Why am I spending so much time in thinking about this? Because I want to stay sober. I’m no better than anyone else in here and know that having the same kind of mind and personality of an alcoholic like them, this could happen to me. Anyone of us.
It’s a reminder to me not to take myself seriously, but to take what I need to do seriously. Once again the inner competition with myself and others can come back and take me out. I never want to forget that ever. I need to be reminded of what is wrong with me. What I needed to surrender to, when I came in, besides the alcohol. My unmanageable life.
I also need to remember what I was told a long time ago. That I can’t stay sober by myself. I need all the help I can get. I need to go to meetings and be reminded of why I am here. I have a quick forgetter and need to be told over and over what it is I need to do.
And here is where the spiritual life I found in here comes to the front and should always be there. My need to be dependent on my Higher Power. The strength, the power, that I lack. My faith and my belief and the hope I have in the God of my understanding. Doesn’t matter
how long I have been sober in here. I’m not done until I’m done. My alcoholism, this disease, will be with me as long as I’m able to take a breath.

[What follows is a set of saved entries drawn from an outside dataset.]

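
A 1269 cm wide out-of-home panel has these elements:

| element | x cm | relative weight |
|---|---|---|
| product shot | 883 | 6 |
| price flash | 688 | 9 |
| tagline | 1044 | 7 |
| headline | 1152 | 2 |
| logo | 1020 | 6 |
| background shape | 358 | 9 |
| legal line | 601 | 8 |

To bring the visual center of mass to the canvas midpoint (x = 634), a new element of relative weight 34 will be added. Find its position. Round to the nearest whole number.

x ≈ 474

New total weight: (6 + 9 + 7 + 2 + 6 + 9 + 8) + 34 = 81.
x: need Σw·x = 81·634 = 51354. Existing = 6·883 + 9·688 + 7·1044 + 2·1152 + 6·1020 + 9·358 + 8·601 = 35252. Remainder 16102 / 34 ≈ 473.59.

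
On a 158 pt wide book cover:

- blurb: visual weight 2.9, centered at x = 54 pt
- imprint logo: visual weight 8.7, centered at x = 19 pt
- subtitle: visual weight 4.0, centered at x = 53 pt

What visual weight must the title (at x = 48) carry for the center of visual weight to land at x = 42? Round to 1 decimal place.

Fixed elements: Σw = 2.9 + 8.7 + 4.0 = 15.6, Σw·x = 2.9·54 + 8.7·19 + 4.0·53 = 533.9.
Set Σw·x/Σw = 42: (533.9 + 48w) = 42·(15.6 + w).
Rearranging, w·(48 − 42) = 42·15.6 − 533.9 = 121.3, so w ≈ 121.3/6 = 20.22.

w ≈ 20.2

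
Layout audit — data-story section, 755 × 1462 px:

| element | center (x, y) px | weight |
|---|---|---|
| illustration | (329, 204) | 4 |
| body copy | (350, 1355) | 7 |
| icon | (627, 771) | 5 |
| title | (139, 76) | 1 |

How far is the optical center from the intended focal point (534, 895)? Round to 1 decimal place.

Weights sum to 4 + 7 + 5 + 1 = 17.
x: (4·329 + 7·350 + 5·627 + 1·139) / 17 = 7040 / 17 ≈ 414.12
y: (4·204 + 7·1355 + 5·771 + 1·76) / 17 = 14232 / 17 ≈ 837.18
Relative to (534, 895): Δ = (-119.88, -57.82); |Δ| = √(-119.88² + -57.82²) ≈ 133.10.

≈ 133.1 px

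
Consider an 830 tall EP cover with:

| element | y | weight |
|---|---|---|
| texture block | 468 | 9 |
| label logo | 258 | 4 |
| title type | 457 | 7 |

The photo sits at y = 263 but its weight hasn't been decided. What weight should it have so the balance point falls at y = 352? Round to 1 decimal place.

Known weights sum to 9 + 4 + 7 = 20; their moment is 9·468 + 4·258 + 7·457 = 8443.
Balance at y = 352 requires (8443 + w·263) / (20 + w) = 352.
Rearranging, w·(263 − 352) = 352·20 − 8443 = -1403, so w ≈ -1403/-89 = 15.76.

w ≈ 15.8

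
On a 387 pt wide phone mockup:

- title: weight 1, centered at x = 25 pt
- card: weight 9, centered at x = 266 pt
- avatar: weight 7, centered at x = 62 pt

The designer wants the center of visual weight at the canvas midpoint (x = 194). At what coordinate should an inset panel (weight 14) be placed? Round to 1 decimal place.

After adding the inset panel, total weight = 1 + 9 + 7 + 14 = 31.
Along x: (2853 + 14·x) / 31 = 194 (existing moment 1·25 + 9·266 + 7·62 = 2853) ⇒ x = (6014 − 2853) / 14 ≈ 225.79.

x ≈ 225.8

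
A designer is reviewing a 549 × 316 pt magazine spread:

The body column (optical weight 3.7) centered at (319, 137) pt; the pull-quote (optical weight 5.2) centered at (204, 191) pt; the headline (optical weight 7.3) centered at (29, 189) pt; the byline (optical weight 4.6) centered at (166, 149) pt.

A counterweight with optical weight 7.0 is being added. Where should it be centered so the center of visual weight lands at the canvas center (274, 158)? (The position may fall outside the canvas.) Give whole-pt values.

(629, 118)

New total weight: (3.7 + 5.2 + 7.3 + 4.6) + 7.0 = 27.8.
x: target moment 27.8×274 = 7617.2; current 3.7·319 + 5.2·204 + 7.3·29 + 4.6·166 = 3216.4; the counterweight supplies 4400.8, so x = 4400.8/7.0 ≈ 628.69.
y: target moment 27.8×158 = 4392.4; current 3.7·137 + 5.2·191 + 7.3·189 + 4.6·149 = 3565.2; the counterweight supplies 827.2, so y = 827.2/7.0 ≈ 118.17.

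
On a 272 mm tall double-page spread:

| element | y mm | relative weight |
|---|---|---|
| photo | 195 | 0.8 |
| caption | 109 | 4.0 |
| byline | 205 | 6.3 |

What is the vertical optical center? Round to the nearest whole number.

Σw = 0.8 + 4.0 + 6.3 = 11.1.
y-moment: 0.8·195 + 4.0·109 + 6.3·205 = 1883.5; centroid 1883.5/11.1 ≈ 169.68.

y ≈ 170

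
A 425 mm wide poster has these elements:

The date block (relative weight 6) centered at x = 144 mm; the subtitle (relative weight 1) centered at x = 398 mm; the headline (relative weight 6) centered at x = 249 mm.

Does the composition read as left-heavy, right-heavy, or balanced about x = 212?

Σw = 6 + 1 + 6 = 13.
x-moment: 6·144 + 1·398 + 6·249 = 2756; centroid 2756/13 ≈ 212.00.
212.00 = 212 exactly: balanced.

balanced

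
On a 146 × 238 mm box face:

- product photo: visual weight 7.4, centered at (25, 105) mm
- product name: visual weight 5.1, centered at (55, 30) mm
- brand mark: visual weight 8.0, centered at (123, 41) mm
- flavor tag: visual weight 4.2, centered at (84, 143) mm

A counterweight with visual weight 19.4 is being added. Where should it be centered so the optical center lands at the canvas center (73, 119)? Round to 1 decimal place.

(73.0, 174.7)

New total weight: (7.4 + 5.1 + 8.0 + 4.2) + 19.4 = 44.1.
Along x: (1802.3 + 19.4·x) / 44.1 = 73 (existing moment 7.4·25 + 5.1·55 + 8.0·123 + 4.2·84 = 1802.3) ⇒ x = (3219.3 − 1802.3) / 19.4 ≈ 73.04.
Along y: (1858.6 + 19.4·y) / 44.1 = 119 (existing moment 7.4·105 + 5.1·30 + 8.0·41 + 4.2·143 = 1858.6) ⇒ y = (5247.9 − 1858.6) / 19.4 ≈ 174.71.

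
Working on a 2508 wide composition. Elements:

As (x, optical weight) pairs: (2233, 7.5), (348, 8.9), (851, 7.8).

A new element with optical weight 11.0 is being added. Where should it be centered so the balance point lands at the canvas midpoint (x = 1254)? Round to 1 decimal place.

x ≈ 1605.3

After adding the new element, total weight = 7.5 + 8.9 + 7.8 + 11.0 = 35.2.
x: target moment 35.2×1254 = 44140.8; current 7.5·2233 + 8.9·348 + 7.8·851 = 26482.5; the new element supplies 17658.3, so x = 17658.3/11.0 ≈ 1605.30.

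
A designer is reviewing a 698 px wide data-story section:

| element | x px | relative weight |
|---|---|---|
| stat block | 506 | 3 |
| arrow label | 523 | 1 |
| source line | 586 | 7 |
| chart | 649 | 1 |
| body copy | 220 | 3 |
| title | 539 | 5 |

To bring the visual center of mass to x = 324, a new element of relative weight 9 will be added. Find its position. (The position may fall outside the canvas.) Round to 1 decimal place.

With the new element, Σw becomes 3 + 1 + 7 + 1 + 3 + 5 + 9 = 29.
x: need Σw·x = 29·324 = 9396. Existing = 3·506 + 1·523 + 7·586 + 1·649 + 3·220 + 5·539 = 10147. Remainder -751 / 9 ≈ -83.44.

x ≈ -83.4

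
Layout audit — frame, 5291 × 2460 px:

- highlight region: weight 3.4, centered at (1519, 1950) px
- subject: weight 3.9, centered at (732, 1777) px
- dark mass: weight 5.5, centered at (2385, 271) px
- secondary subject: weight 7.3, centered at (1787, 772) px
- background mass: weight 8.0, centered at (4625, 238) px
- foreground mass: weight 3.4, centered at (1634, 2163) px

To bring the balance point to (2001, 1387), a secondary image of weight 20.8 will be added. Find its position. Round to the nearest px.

(1342, 2048)

New total weight: (3.4 + 3.9 + 5.5 + 7.3 + 8.0 + 3.4) + 20.8 = 52.3.
x: need Σw·x = 52.3·2001 = 104652.3. Existing = 3.4·1519 + 3.9·732 + 5.5·2385 + 7.3·1787 + 8.0·4625 + 3.4·1634 = 76737.6. Remainder 27914.7 / 20.8 ≈ 1342.05.
y: need Σw·y = 52.3·1387 = 72540.1. Existing = 3.4·1950 + 3.9·1777 + 5.5·271 + 7.3·772 + 8.0·238 + 3.4·2163 = 29944.6. Remainder 42595.5 / 20.8 ≈ 2047.86.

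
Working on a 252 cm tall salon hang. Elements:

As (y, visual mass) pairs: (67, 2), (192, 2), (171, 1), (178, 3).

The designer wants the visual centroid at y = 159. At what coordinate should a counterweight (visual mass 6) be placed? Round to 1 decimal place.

With the counterweight, Σw becomes 2 + 2 + 1 + 3 + 6 = 14.
Along y: (1223 + 6·y) / 14 = 159 (existing moment 2·67 + 2·192 + 1·171 + 3·178 = 1223) ⇒ y = (2226 − 1223) / 6 ≈ 167.17.

y ≈ 167.2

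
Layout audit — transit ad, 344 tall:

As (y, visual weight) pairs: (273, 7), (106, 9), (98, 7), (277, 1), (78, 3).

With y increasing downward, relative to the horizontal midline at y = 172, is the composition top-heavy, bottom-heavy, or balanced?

Total weight = 7 + 9 + 7 + 1 + 3 = 27.
y-moment: 7·273 + 9·106 + 7·98 + 1·277 + 3·78 = 4062; centroid 4062/27 ≈ 150.44.
Since 150.4 is above (smaller y than) 172, the composition reads top-heavy.

top-heavy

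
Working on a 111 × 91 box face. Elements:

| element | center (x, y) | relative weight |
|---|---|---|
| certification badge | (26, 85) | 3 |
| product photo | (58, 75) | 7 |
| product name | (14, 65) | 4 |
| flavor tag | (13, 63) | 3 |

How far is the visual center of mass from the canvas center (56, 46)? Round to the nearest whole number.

≈ 34

Σw = 3 + 7 + 4 + 3 = 17.
x: (3·26 + 7·58 + 4·14 + 3·13) / 17 = 579 / 17 ≈ 34.06
y: (3·85 + 7·75 + 4·65 + 3·63) / 17 = 1229 / 17 ≈ 72.29
From (56, 46): dx = -21.94, dy = 26.29, so the distance is √(dx²+dy²) ≈ 34.25.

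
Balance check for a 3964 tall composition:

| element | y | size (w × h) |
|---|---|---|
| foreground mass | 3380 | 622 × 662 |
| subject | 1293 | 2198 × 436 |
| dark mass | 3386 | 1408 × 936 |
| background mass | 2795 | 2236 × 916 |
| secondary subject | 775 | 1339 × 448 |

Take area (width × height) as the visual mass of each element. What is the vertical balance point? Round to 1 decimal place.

y ≈ 2489.3

Areas → weights: foreground mass 622·662 = 411764, subject 2198·436 = 958328, dark mass 1408·936 = 1317888, background mass 2236·916 = 2048176, secondary subject 1339·448 = 599872; Σw = 5336028.
y: (411764·3380 + 958328·1293 + 1317888·3386 + 2048176·2795 + 599872·775) / 5336028 = 13282801912 / 5336028 ≈ 2489.27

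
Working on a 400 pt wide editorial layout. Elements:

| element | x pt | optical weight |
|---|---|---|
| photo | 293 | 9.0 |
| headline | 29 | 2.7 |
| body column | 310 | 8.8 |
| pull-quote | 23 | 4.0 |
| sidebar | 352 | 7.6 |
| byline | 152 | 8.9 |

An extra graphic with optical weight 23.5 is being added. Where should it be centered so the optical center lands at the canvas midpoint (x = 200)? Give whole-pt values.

New total weight: (9.0 + 2.7 + 8.8 + 4.0 + 7.6 + 8.9) + 23.5 = 64.5.
x: need Σw·x = 64.5·200 = 12900.0. Existing = 9.0·293 + 2.7·29 + 8.8·310 + 4.0·23 + 7.6·352 + 8.9·152 = 9563.3. Remainder 3336.7 / 23.5 ≈ 141.99.

x ≈ 142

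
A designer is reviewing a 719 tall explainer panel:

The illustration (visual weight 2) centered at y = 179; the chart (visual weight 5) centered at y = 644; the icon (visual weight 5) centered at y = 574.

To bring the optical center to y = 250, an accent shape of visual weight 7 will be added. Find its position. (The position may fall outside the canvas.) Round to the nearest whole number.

y ≈ -243

New total weight: (2 + 5 + 5) + 7 = 19.
Along y: (6448 + 7·y) / 19 = 250 (existing moment 2·179 + 5·644 + 5·574 = 6448) ⇒ y = (4750 − 6448) / 7 ≈ -242.57.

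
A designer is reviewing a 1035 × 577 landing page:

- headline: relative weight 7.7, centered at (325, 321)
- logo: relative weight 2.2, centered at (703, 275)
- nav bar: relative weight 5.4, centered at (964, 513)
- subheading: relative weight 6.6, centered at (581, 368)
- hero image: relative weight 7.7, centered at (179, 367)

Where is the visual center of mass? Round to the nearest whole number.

Σw = 7.7 + 2.2 + 5.4 + 6.6 + 7.7 = 29.6.
Σw·x = 7.7·325 + 2.2·703 + 5.4·964 + 6.6·581 + 7.7·179 = 14467.6, so x̄ = 14467.6/29.6 ≈ 488.77.
Σw·y = 7.7·321 + 2.2·275 + 5.4·513 + 6.6·368 + 7.7·367 = 11101.6, so ȳ = 11101.6/29.6 ≈ 375.05.

(489, 375)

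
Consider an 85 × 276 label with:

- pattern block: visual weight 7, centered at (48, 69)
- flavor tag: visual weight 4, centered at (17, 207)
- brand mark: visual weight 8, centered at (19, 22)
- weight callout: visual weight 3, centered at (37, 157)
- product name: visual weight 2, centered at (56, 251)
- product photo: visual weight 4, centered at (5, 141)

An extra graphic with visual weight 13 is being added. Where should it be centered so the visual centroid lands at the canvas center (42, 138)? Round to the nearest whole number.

After adding the extra graphic, total weight = 7 + 4 + 8 + 3 + 2 + 4 + 13 = 41.
Along x: (799 + 13·x) / 41 = 42 (existing moment 7·48 + 4·17 + 8·19 + 3·37 + 2·56 + 4·5 = 799) ⇒ x = (1722 − 799) / 13 ≈ 71.00.
Along y: (3024 + 13·y) / 41 = 138 (existing moment 7·69 + 4·207 + 8·22 + 3·157 + 2·251 + 4·141 = 3024) ⇒ y = (5658 − 3024) / 13 ≈ 202.62.

(71, 203)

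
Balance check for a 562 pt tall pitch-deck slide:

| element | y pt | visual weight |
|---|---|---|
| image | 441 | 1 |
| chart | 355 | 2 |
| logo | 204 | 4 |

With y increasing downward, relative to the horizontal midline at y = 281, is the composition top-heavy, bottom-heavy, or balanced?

balanced

Total weight = 1 + 2 + 4 = 7.
y: (1·441 + 2·355 + 4·204) / 7 = 1967 / 7 ≈ 281.00
That equals the midline 281 — balanced.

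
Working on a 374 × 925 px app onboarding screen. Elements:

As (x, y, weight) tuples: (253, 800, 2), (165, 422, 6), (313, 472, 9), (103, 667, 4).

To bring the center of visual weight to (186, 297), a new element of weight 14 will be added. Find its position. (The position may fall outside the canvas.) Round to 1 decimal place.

(127.5, -46.6)

New total weight: (2 + 6 + 9 + 4) + 14 = 35.
Along x: (4725 + 14·x) / 35 = 186 (existing moment 2·253 + 6·165 + 9·313 + 4·103 = 4725) ⇒ x = (6510 − 4725) / 14 ≈ 127.50.
Along y: (11048 + 14·y) / 35 = 297 (existing moment 2·800 + 6·422 + 9·472 + 4·667 = 11048) ⇒ y = (10395 − 11048) / 14 ≈ -46.64.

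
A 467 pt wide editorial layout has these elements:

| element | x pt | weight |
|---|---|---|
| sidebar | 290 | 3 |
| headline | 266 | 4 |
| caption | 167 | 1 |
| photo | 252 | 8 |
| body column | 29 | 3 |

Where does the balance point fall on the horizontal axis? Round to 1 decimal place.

x ≈ 221.3

Total weight = 3 + 4 + 1 + 8 + 3 = 19.
x-moment: 3·290 + 4·266 + 1·167 + 8·252 + 3·29 = 4204; centroid 4204/19 ≈ 221.26.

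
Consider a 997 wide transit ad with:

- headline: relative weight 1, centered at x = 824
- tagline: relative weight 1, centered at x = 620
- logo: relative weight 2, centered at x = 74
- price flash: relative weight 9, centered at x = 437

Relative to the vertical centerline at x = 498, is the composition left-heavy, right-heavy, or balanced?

Σw = 1 + 1 + 2 + 9 = 13.
x: (1·824 + 1·620 + 2·74 + 9·437) / 13 = 5525 / 13 ≈ 425.00
425.0 vs midline 498 → left-heavy.

left-heavy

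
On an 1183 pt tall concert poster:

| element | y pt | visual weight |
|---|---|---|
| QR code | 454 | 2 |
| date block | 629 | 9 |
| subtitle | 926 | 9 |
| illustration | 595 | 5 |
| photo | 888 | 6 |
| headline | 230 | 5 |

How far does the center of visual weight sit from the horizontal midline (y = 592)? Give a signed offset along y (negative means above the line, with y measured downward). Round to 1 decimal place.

Weights sum to 2 + 9 + 9 + 5 + 6 + 5 = 36.
Σw·y = 24356; ȳ = 24356/36 ≈ 676.56.
Difference: 676.56 − 592 ≈ 84.56.

≈ 84.6 pt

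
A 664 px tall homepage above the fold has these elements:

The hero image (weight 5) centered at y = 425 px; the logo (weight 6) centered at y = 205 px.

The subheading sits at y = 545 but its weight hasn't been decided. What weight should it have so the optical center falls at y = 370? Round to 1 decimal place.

w ≈ 4.1

Fixed elements: Σw = 5 + 6 = 11, Σw·y = 5·425 + 6·205 = 3355.
Set Σw·y/Σw = 370: (3355 + 545w) = 370·(11 + w).
Solving: w = (370·11 − 3355) / (545 − 370) = 715 / 175 ≈ 4.09.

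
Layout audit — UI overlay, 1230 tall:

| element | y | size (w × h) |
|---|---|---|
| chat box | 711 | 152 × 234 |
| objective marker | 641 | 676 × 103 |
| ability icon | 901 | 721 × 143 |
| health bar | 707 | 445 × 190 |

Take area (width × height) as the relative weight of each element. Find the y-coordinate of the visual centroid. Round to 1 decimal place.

Areas: chat box 152·234 = 35568, objective marker 676·103 = 69628, ability icon 721·143 = 103103, health bar 445·190 = 84550. Total weight = 292849.
y-moment: 35568·711 + 69628·641 + 103103·901 + 84550·707 = 222593049; centroid 222593049/292849 ≈ 760.09.

y ≈ 760.1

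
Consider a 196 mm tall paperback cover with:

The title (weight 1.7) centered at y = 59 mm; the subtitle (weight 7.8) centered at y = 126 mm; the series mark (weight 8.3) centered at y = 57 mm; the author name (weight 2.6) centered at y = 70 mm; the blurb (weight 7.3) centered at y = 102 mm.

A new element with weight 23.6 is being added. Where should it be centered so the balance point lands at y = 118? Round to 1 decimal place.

y ≈ 151.3

New total weight: (1.7 + 7.8 + 8.3 + 2.6 + 7.3) + 23.6 = 51.3.
y: need Σw·y = 51.3·118 = 6053.4. Existing = 1.7·59 + 7.8·126 + 8.3·57 + 2.6·70 + 7.3·102 = 2482.8. Remainder 3570.6 / 23.6 ≈ 151.30.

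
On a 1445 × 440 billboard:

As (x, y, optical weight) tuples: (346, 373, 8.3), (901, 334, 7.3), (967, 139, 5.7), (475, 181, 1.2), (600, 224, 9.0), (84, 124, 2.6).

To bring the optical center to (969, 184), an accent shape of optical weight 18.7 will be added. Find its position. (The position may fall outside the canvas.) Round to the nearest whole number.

After adding the accent shape, total weight = 8.3 + 7.3 + 5.7 + 1.2 + 9.0 + 2.6 + 18.7 = 52.8.
x: target moment 52.8×969 = 51163.2; current 8.3·346 + 7.3·901 + 5.7·967 + 1.2·475 + 9.0·600 + 2.6·84 = 21149.4; the accent shape supplies 30013.8, so x = 30013.8/18.7 ≈ 1605.02.
y: target moment 52.8×184 = 9715.2; current 8.3·373 + 7.3·334 + 5.7·139 + 1.2·181 + 9.0·224 + 2.6·124 = 8882.0; the accent shape supplies 833.2, so y = 833.2/18.7 ≈ 44.56.

(1605, 45)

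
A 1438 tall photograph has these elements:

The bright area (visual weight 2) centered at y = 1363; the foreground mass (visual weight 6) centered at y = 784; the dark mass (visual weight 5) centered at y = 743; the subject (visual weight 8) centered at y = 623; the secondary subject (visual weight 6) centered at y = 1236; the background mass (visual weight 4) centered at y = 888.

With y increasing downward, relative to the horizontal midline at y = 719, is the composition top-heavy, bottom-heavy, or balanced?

Σw = 2 + 6 + 5 + 8 + 6 + 4 = 31.
y: moment 27097 / weight 31 ≈ 874.10
874.1 lies below (larger y than) the midline 719, so the layout is bottom-heavy.

bottom-heavy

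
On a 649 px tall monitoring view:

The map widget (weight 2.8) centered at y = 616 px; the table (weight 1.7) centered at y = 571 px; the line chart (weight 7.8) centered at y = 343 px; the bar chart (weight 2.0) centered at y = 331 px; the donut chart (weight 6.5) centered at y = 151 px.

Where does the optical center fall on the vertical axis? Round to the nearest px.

Weights sum to 2.8 + 1.7 + 7.8 + 2.0 + 6.5 = 20.8.
Σw·y = 2.8·616 + 1.7·571 + 7.8·343 + 2.0·331 + 6.5·151 = 7014.4, so ȳ = 7014.4/20.8 ≈ 337.23.

y ≈ 337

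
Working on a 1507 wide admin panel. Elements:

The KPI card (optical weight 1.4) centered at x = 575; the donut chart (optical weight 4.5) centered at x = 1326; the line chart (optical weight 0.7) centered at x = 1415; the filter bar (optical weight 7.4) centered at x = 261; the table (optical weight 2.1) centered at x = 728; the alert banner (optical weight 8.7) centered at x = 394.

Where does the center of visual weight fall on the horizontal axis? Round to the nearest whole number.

Total weight = 1.4 + 4.5 + 0.7 + 7.4 + 2.1 + 8.7 = 24.8.
x-moment: 1.4·575 + 4.5·1326 + 0.7·1415 + 7.4·261 + 2.1·728 + 8.7·394 = 14650.5; centroid 14650.5/24.8 ≈ 590.75.

x ≈ 591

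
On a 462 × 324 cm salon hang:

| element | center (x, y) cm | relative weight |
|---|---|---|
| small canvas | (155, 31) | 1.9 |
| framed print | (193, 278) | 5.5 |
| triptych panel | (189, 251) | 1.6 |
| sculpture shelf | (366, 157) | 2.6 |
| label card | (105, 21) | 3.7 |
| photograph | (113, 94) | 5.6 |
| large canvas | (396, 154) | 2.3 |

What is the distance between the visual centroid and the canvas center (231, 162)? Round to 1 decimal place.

≈ 39.3 cm

Weights sum to 1.9 + 5.5 + 1.6 + 2.6 + 3.7 + 5.6 + 2.3 = 23.2.
x: moment 4542.1 / weight 23.2 ≈ 195.78
y: moment 3356.0 / weight 23.2 ≈ 144.66
Relative to (231, 162): Δ = (-35.22, -17.34); |Δ| = √(-35.22² + -17.34²) ≈ 39.26.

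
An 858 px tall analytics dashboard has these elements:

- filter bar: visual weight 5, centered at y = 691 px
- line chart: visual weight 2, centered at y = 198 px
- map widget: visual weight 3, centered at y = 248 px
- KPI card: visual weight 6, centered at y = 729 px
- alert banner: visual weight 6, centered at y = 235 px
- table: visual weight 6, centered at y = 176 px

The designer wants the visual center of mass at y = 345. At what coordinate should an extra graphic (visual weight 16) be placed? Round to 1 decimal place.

y ≈ 234.1

New total weight: (5 + 2 + 3 + 6 + 6 + 6) + 16 = 44.
y: need Σw·y = 44·345 = 15180. Existing = 5·691 + 2·198 + 3·248 + 6·729 + 6·235 + 6·176 = 11435. Remainder 3745 / 16 ≈ 234.06.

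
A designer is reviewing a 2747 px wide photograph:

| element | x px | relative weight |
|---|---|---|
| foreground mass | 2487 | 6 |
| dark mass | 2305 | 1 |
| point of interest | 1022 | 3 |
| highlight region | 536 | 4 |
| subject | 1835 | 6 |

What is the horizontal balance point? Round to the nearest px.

x ≈ 1672

Total weight = 6 + 1 + 3 + 4 + 6 = 20.
x: (6·2487 + 1·2305 + 3·1022 + 4·536 + 6·1835) / 20 = 33447 / 20 ≈ 1672.35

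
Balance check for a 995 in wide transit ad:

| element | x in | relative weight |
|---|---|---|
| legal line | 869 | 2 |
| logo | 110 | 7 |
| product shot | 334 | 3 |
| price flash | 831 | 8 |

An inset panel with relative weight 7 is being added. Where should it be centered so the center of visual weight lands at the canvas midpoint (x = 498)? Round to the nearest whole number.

After adding the inset panel, total weight = 2 + 7 + 3 + 8 + 7 = 27.
x: target moment 27×498 = 13446; current 2·869 + 7·110 + 3·334 + 8·831 = 10158; the inset panel supplies 3288, so x = 3288/7 ≈ 469.71.

x ≈ 470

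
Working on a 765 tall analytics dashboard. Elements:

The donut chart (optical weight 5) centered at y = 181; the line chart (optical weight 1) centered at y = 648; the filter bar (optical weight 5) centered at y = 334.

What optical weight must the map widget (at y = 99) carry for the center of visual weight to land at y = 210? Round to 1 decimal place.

w ≈ 8.2

Existing Σw = 11 (5 + 1 + 5); existing moment 5·181 + 1·648 + 5·334 = 3223.
For the centroid to hit 210: (3223 + w·99) / (11 + w) = 210.
So w = (210·11 − 3223)/(99 − 210) = -913/-111 ≈ 8.23.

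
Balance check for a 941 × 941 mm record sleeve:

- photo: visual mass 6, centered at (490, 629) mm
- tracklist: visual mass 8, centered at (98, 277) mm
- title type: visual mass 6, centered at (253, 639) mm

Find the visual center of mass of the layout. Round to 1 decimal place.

Weights sum to 6 + 8 + 6 = 20.
Σw·x = 6·490 + 8·98 + 6·253 = 5242, so x̄ = 5242/20 ≈ 262.10.
Σw·y = 6·629 + 8·277 + 6·639 = 9824, so ȳ = 9824/20 ≈ 491.20.

(262.1, 491.2)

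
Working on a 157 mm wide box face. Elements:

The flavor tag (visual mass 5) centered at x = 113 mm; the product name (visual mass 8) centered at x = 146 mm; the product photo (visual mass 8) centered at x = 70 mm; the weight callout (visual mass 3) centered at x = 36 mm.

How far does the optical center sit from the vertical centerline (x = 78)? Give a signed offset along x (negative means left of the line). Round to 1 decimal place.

Weights sum to 5 + 8 + 8 + 3 = 24.
x: (5·113 + 8·146 + 8·70 + 3·36) / 24 = 2401 / 24 ≈ 100.04
Difference: 100.04 − 78 ≈ 22.04.

≈ 22.0 mm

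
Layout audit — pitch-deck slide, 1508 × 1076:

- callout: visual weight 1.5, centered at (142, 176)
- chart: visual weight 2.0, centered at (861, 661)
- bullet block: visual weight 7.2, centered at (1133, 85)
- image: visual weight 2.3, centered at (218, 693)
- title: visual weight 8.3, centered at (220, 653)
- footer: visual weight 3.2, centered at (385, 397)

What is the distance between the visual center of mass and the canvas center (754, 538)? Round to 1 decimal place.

Σw = 1.5 + 2.0 + 7.2 + 2.3 + 8.3 + 3.2 = 24.5.
Σw·x = 13652.0; x̄ = 13652.0/24.5 ≈ 557.22.
y: moment 10482.2 / weight 24.5 ≈ 427.84
From (754, 538): dx = -196.78, dy = -110.16, so the distance is √(dx²+dy²) ≈ 225.51.

≈ 225.5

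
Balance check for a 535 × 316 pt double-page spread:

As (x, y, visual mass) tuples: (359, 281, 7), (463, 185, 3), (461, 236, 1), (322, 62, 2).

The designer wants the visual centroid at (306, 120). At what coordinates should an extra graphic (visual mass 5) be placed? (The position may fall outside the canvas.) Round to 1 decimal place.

After adding the extra graphic, total weight = 7 + 3 + 1 + 2 + 5 = 18.
x: target moment 18×306 = 5508; current 7·359 + 3·463 + 1·461 + 2·322 = 5007; the extra graphic supplies 501, so x = 501/5 ≈ 100.20.
y: target moment 18×120 = 2160; current 7·281 + 3·185 + 1·236 + 2·62 = 2882; the extra graphic supplies -722, so y = -722/5 ≈ -144.40.

(100.2, -144.4)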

Anyway, once again, I’m meditating on why I am here and what I need to do a day at a time. I need to think about my sobriety and what it is that continues to help me to stay sober. And I also need to think about what it is that makes me so grateful. The comfort, the freedom, the happiness, and the fact that I should have been dead years ago from this disease, yet here I am. To me it’s a miracle. Always amazes me, when I stop and think about it. Yes, I am grateful. I need to thank my Higher Power and all those who have helped me over my time in here. Thanks so much.